This Is The First Windows Phone That Deserves A Good Review (MSFT)

Steve Kovach

I've never given a Windows Phone a good review.

Even though it's been nearly four years since Microsoft introduced its operating system to compete with iPhone and Android, the software's features have still lagged behind. And the hardware, most of it made by Nokia, has been chunky and unattractive compared to the competition.

But with one big exception, Windows Phones have finally caught up. It all starts with HTC's new phone, the HTC One M8 For Windows. (What a mouthful!)

Clunky name aside, the One is the best phone running Windows you can buy. It's only available on Verizon for now ($100 with a two-year contract), but AT&T will have it soon too.

What Is It?

Hardware-wise, this is the same flagship phone HTC launched earlier this year. That device ran Android, and is still the best Android phone you can buy. In fact, it's one of the best phones, period. The only difference this time is that the new One is running the latest version of Windows Phone, 8.1.

The phone is gorgeous. While most of Nokia's phones are thick, plasticky, and unappealing, the HTC One is made from mostly metal. Its only rival design-wise is the iPhone. It also has a sharp, 5-inch HD screen and dual rear cameras that let you take photos and readjust the focus later.

What Can It Do?

With the latest 8.1 update, Windows Phone has finally caught up to iPhone and Android. (If you have an older Windows Phone, you'll be getting the update soon if you haven't already.) Between Cortana, the notification menu, and the ability to group apps into folders, there's almost nothing Windows Phones can't do that other smartphones can. It took Microsoft a long time, but it eventually caught up.

My favorite new feature is Cortana, which is smarter and more capable than Siri. When you launch Cortana, it gives you a snapshot of your calendar along with some headlines and other stuff you might be interested in reading. Cortana handles search a lot better too, giving you the one answer you're looking for instead of a list of search results like Siri often does. For example, you can ask Cortana how tall San Francisco's Coit Tower is and get the right answer. And you can even follow up with something like, "Where is it?" to get directions. Siri simply isn't smart enough to do that. (Google Now, the digital assistant for Android devices, is though.)
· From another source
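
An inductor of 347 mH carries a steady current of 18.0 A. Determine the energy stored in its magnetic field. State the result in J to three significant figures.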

Most Windows Phones work the same way, but the One does have a few special tricks. The most important one is the dual camera system that lets you snap a photo and readjust the focus later. You can create some nifty photos with that feature, but the overall image quality isn't as good as photos taken with the iPhone 5S, Samsung Galaxy S5, or Nokia's flagship Windows Phones.

Another benefit to Windows Phone 8.1 is battery life. Even though the One running Windows has the same battery as the Android version, I was able to get much more usage out of it. In fact, it lasted well over a day, which is a dream considering I usually have to charge my iPhone about twice a day.

What's The Downside?

There's one thing that hasn't changed with Windows Phone: App selection.

Yes, you can get apps like Facebook, Twitter, and Spotify on Windows Phone, but there's a wide range of other apps that aren't available. No Gmail. No Google Maps. No YouTube. No Snapchat. The list goes on and on.

Even though there are many popular apps in the Windows Phone app store, many still lack the features their Android and iPhone counterparts do. Plus, the latest and greatest apps and games rarely launch on Windows Phone first. 

That's probably going to be a dealbreaker for most people. Apps are the portal to online content on smartphones, and if you're using an OS like Windows Phone that doesn't carry the apps you need, you're going to miss a lot.


If you don't mind missing out on the best apps, or you just like using Microsoft's services like Bing, Outlook, and Office exclusively, then the HTC One is the first Windows Phone you should consider buying. But I suspect that's a minuscule slice of the smartphone market. 

While the HTC One running Windows is a fantastic phone, most people shouldn't buy it.